1a) Quantity and quality of luxury suites and service offered
1b) Location and quality of party decks throughout the outfield and down the lines.
1c) Quantity and quality of any club seating, whether presented in the guise of a mezzanine “club level” or mezzanine patio which have de facto club seats, fenced-off infield boxes, any other differentiated seats with amenities such as padded seats and personal in-seat service, or even an actual ultra premium “dugout club” behind home plate with a private dining area, free food, and free drinks (only Steinbrenner Field offers this, a model which popular teams such as the Red Sox and Cubs should/should’ve emulated. To be fair, the Dodgers/White Sox tried this concept at Camelback Ranch in 2009 (“Home Plate Club”) and it failed miserably, but that’s only because they did it wrong which I’ll explain later).

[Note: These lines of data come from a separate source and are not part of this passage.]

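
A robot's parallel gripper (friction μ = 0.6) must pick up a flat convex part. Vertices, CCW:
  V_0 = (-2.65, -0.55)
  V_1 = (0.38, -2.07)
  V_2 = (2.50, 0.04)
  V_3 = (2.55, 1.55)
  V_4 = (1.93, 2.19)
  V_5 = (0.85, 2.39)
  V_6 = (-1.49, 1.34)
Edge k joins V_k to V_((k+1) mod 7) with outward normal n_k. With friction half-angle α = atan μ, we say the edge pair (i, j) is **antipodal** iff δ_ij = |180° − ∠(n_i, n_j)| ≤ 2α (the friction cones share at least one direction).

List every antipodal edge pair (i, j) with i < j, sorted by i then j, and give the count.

count = 7; pairs: (0,3), (0,4), (0,5), (1,4), (1,5), (1,6), (2,6)

α = atan 0.6 = 30.96°;  2α = 61.93°
n_0 = (-0.4484, -0.8938)
n_1 = (+0.7054, -0.7088)
n_2 = (+0.9995, -0.0331)
n_3 = (+0.7182, +0.6958)
n_4 = (+0.1821, +0.9833)
n_5 = (-0.4094, +0.9124)
n_6 = (-0.8523, +0.5231)
  (0,1): δ = 108.49°  ·
  (0,2): δ = 65.26°  ·
  (0,3): δ = 19.27°  ✓
  (0,4): δ = 16.15°  ✓
  (0,5): δ = 50.81°  ✓
  (0,6): δ = 85.10°  ·
  (1,2): δ = 136.76°  ·
  (1,3): δ = 90.77°  ·
  (1,4): δ = 55.36°  ✓
  (1,5): δ = 20.70°  ✓
  (1,6): δ = 13.60°  ✓
  (2,3): δ = 134.01°  ·
  (2,4): δ = 98.59°  ·
  (2,5): δ = 63.94°  ·
  (2,6): δ = 29.64°  ✓
  (3,4): δ = 144.58°  ·
  (3,5): δ = 109.92°  ·
  (3,6): δ = 75.63°  ·
  (4,5): δ = 145.34°  ·
  (4,6): δ = 111.05°  ·
  (5,6): δ = 145.71°  ·
antipodal pairs: 7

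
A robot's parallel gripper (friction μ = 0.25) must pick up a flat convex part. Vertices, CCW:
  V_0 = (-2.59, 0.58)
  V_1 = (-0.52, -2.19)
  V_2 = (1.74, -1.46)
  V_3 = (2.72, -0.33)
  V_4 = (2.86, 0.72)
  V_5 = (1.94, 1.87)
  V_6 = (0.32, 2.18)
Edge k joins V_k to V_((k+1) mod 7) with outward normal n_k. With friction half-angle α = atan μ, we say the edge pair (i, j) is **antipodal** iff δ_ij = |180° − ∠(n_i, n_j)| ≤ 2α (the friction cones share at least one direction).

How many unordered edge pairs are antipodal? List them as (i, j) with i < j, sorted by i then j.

count = 3; pairs: (0,4), (1,6), (2,6)

α = atan 0.25 = 14.04°;  2α = 28.07°
n_0 = (-0.8010, -0.5986)
n_1 = (+0.3074, -0.9516)
n_2 = (+0.7555, -0.6552)
n_3 = (+0.9912, -0.1322)
n_4 = (+0.7809, +0.6247)
n_5 = (+0.1879, +0.9822)
n_6 = (-0.4818, +0.8763)
  (0,1): δ = 108.87°  ·
  (0,2): δ = 77.70°  ·
  (0,3): δ = 44.37°  ·
  (0,4): δ = 1.89°  ✓
  (0,5): δ = 42.40°  ·
  (0,6): δ = 82.03°  ·
  (1,2): δ = 148.83°  ·
  (1,3): δ = 115.50°  ·
  (1,4): δ = 69.24°  ·
  (1,5): δ = 28.73°  ·
  (1,6): δ = 10.90°  ✓
  (2,3): δ = 146.66°  ·
  (2,4): δ = 100.41°  ·
  (2,5): δ = 59.90°  ·
  (2,6): δ = 20.26°  ✓
  (3,4): δ = 133.75°  ·
  (3,5): δ = 93.24°  ·
  (3,6): δ = 53.60°  ·
  (4,5): δ = 139.49°  ·
  (4,6): δ = 99.86°  ·
  (5,6): δ = 140.36°  ·
antipodal pairs: 3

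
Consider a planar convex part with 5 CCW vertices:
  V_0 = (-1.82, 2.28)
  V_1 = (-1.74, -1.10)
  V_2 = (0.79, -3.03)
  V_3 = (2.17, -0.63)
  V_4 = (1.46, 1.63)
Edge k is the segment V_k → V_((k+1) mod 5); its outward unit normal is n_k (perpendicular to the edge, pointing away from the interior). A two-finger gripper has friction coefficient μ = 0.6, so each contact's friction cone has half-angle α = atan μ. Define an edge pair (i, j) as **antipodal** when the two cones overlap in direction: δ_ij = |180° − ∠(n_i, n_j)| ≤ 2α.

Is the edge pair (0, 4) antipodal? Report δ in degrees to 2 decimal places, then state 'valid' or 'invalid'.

α = atan 0.6 = 30.96°;  2α = 61.93°
edge 0: e_0 = (+0.08, -3.38);  n_0 = (-0.9997, -0.0237)
edge 4: e_4 = (-3.28, +0.65);  n_4 = (+0.1944, +0.9809)
∠(n_0, n_4) = 102.56°
δ = |180° − 102.56°| = 77.44°
77.44° > 2α = 61.93°  →  invalid

δ = 77.44°, invalid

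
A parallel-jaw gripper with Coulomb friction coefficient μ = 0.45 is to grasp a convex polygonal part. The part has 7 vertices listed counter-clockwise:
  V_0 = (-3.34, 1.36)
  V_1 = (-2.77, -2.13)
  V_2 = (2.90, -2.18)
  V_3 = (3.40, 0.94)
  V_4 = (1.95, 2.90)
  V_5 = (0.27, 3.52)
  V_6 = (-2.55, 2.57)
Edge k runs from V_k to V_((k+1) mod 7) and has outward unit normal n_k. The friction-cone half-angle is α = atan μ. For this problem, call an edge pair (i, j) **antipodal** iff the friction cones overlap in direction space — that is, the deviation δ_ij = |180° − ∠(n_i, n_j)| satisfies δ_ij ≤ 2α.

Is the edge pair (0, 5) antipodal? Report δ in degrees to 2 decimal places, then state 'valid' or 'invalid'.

δ = 99.34°, invalid

α = atan 0.45 = 24.23°;  2α = 48.46°
edge 0: e_0 = (+0.57, -3.49);  n_0 = (-0.9869, -0.1612)
edge 5: e_5 = (-2.82, -0.95);  n_5 = (-0.3193, +0.9477)
∠(n_0, n_5) = 80.66°
δ = |180° − 80.66°| = 99.34°
99.34° > 2α = 48.46°  →  invalid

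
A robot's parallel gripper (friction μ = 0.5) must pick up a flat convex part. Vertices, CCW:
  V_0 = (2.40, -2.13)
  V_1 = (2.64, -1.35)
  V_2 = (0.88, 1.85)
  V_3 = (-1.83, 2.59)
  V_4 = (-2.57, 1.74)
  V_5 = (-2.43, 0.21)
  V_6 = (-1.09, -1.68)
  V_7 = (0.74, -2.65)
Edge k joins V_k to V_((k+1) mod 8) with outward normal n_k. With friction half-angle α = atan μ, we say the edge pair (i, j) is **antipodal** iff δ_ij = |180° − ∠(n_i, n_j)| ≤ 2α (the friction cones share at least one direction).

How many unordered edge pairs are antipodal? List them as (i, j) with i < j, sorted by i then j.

count = 10; pairs: (0,3), (0,4), (0,5), (1,4), (1,5), (1,6), (2,5), (2,6), (2,7), (3,7)

α = atan 0.5 = 26.57°;  2α = 53.13°
n_0 = (+0.9558, -0.2941)
n_1 = (+0.8762, +0.4819)
n_2 = (+0.2634, +0.9647)
n_3 = (-0.7542, +0.6566)
n_4 = (-0.9958, -0.0911)
n_5 = (-0.8158, -0.5784)
n_6 = (-0.4683, -0.8836)
n_7 = (+0.2989, -0.9543)
  (0,1): δ = 134.09°  ·
  (0,2): δ = 88.17°  ·
  (0,3): δ = 23.94°  ✓
  (0,4): δ = 22.33°  ✓
  (0,5): δ = 52.44°  ✓
  (0,6): δ = 79.18°  ·
  (0,7): δ = 124.50°  ·
  (1,2): δ = 134.08°  ·
  (1,3): δ = 69.85°  ·
  (1,4): δ = 23.58°  ✓
  (1,5): δ = 6.53°  ✓
  (1,6): δ = 33.26°  ✓
  (1,7): δ = 78.58°  ·
  (2,3): δ = 115.77°  ·
  (2,4): δ = 69.50°  ·
  (2,5): δ = 39.39°  ✓
  (2,6): δ = 12.65°  ✓
  (2,7): δ = 32.67°  ✓
  (3,4): δ = 133.73°  ·
  (3,5): δ = 103.62°  ·
  (3,6): δ = 76.88°  ·
  (3,7): δ = 31.56°  ✓
  (4,5): δ = 149.89°  ·
  (4,6): δ = 123.15°  ·
  (4,7): δ = 77.83°  ·
  (5,6): δ = 153.26°  ·
  (5,7): δ = 107.94°  ·
  (6,7): δ = 134.68°  ·
antipodal pairs: 10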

Restaurants/Bars/Sitting Areas: While not too big of a deal, spring training ballparks with sit down bars (think outfield Tiki Bars in Clearwater, Port St. Charlotte, and Bradenton), benches/tables/sitting areas along the concourses, and even quasi restaurants (think Café 54 in Sarasota) are extremely welcome amenities. It’s really annoying when you get something at a concession stand and realize there’s no place or not many places to sit down and eat/drink it other than your seat! Note this does not take club and private party deck seating areas into account.
Entertainment/Miscellaneous Amenities: The ballpark experience at spring training is what keeps casual fans coming. Just ask the folks in Bradenton in 2013, who are attempting to totally revamp the vibe and counter the perception that McKechnie Field is for old-timer Pirate fans, courting multiple generations of younger fans. Considerations:
1) Activities for the kids: mini ballfields, playgrounds, speed pitches, batting cages, video games, etc.
2) Other entertainment in the ballpark before, after, and during the game
3) In between inning games and such?